The former television comedian was solemn and business-like. He said he had a lot to learn and takes his constitutional oath seriously. Obviously, he has Stuart Smalley bound and gagged somewhere. Only once did Franken tread into partisan territory, suggesting as had other Democrats before him, that the charge of judicial activism cuts both ways and has been seen in the current court led by conservative Chief Justice John Roberts. For his opening Senate act — uh, appearance — Franken can feel good about himself.
McNamara’s torment
Probably no American is more identified with the Vietnam War and its failures than former Defense Secretary Robert S. McNamara, who was 93 when he died this week in Washington, D.C. Though McNamara had significant achievements before and after his Pentagon tour (1961-68) — he was president of Ford Motor Co. at one point and of the World Bank at another — he’ll forever be remembered as the architect of war policy in Southeast Asia that ultimately cost 58,000 American lives, strained the country’s social fabric and caused the U.S. to doubt its abilities and motives in a foreign policy sense for the better part of a decade.

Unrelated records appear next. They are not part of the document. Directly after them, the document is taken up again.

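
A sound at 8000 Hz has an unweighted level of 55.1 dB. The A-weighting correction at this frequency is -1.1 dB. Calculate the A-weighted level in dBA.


Given values:
  SPL = 55.1 dB
  A-weighting at 8000 Hz = -1.1 dB
Formula: L_A = SPL + A_weight
L_A = 55.1 + (-1.1)
L_A = 54.0

54.0 dBA


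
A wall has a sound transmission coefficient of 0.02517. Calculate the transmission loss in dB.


Given values:
  tau = 0.02517
Formula: TL = 10 * log10(1 / tau)
Compute 1 / tau = 1 / 0.02517 = 39.7298
Compute log10(39.7298) = 1.599116
TL = 10 * 1.599116 = 15.99

15.99 dB


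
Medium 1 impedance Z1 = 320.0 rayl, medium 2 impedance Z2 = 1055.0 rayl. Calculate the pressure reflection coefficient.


Given values:
  Z1 = 320.0 rayl, Z2 = 1055.0 rayl
Formula: R = (Z2 - Z1) / (Z2 + Z1)
Numerator: Z2 - Z1 = 1055.0 - 320.0 = 735.0
Denominator: Z2 + Z1 = 1055.0 + 320.0 = 1375.0
R = 735.0 / 1375.0 = 0.5345

0.5345


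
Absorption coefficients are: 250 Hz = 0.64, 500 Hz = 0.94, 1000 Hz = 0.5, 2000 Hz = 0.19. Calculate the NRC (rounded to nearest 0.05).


Given values:
  a_250 = 0.64, a_500 = 0.94
  a_1000 = 0.5, a_2000 = 0.19
Formula: NRC = (a250 + a500 + a1000 + a2000) / 4
Sum = 0.64 + 0.94 + 0.5 + 0.19 = 2.27
NRC = 2.27 / 4 = 0.5675
Rounded to nearest 0.05: 0.55

0.55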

Finding positives in such a negative chapter of history is hard. But the errors of Vietnam, propounded by McNamara and his boss, President Lyndon Johnson, helped erect important tests for committing American troops to battle. That is, don’t do it without clear policy objectives and unless you plan to win. Unfortunately, and despite the many accomplishments of a fully engaged life, Robert McNamara’s page in history mostly will be spent discussing the miscalculations of the Vietnam War, about which McNamara later wrote he his aides were “wrong, terribly wrong.”
Palin’s resignation has people buzzing
The early consensus on Sarah Palin’s resignation as Alaska governor is there’s no consensus. Palin announced Friday she’ll step down July 25, and Lt. Gov. Sean Parnell will take over. One view is that Palin is sick of politics, especially the personal attacks on herself and her family since she was picked as John McCain’s running mate last year. Another is that Palin, who would have been up for re-election next year, wants to be free of her official duties in Alaska so she can better establish herself on the national stage for a presidential run in 2012.
The Weekly Standard’s Bill Kristol is of the latter view, writing that Palin probably figures she’s done all she could do as Alaska’s governor and wants to be able to get around the lower 48, improve her depth on the issues and the like. If so, it’s a gamble, because Republican rivals and Democratic opponents both will call her a quitter for leaving before her term is up. Then again, that’s pretty mild compared to some of the stuff she’s faced from media pundits, late-night comics and others.
One other point. Palin is 45. She could “retire” from politics for a couple of presidential cycles and make a comeback and still be younger than Hillary Clinton was when she sought the presidency in 2008.
Can’t draw flies?
Want to know why Vice President Joe Biden made an unannounced visit to Iraq last week? Because administration officials figured he’d draw a bigger crowd that way. Rim shot, please. We jest because the Veep’s announced trip to Wattsburg, Pa., near Erie, also last week, attracted only about 100, according to local reports. Biden was there to talk about using federal stimulus money to expand Internet access to rural areas. Obviously, folks in Wattsburg didn’t find the topic all that stimulating. Certainly, Biden isn’t the first vice president to struggle for attention, and he won’t be the last.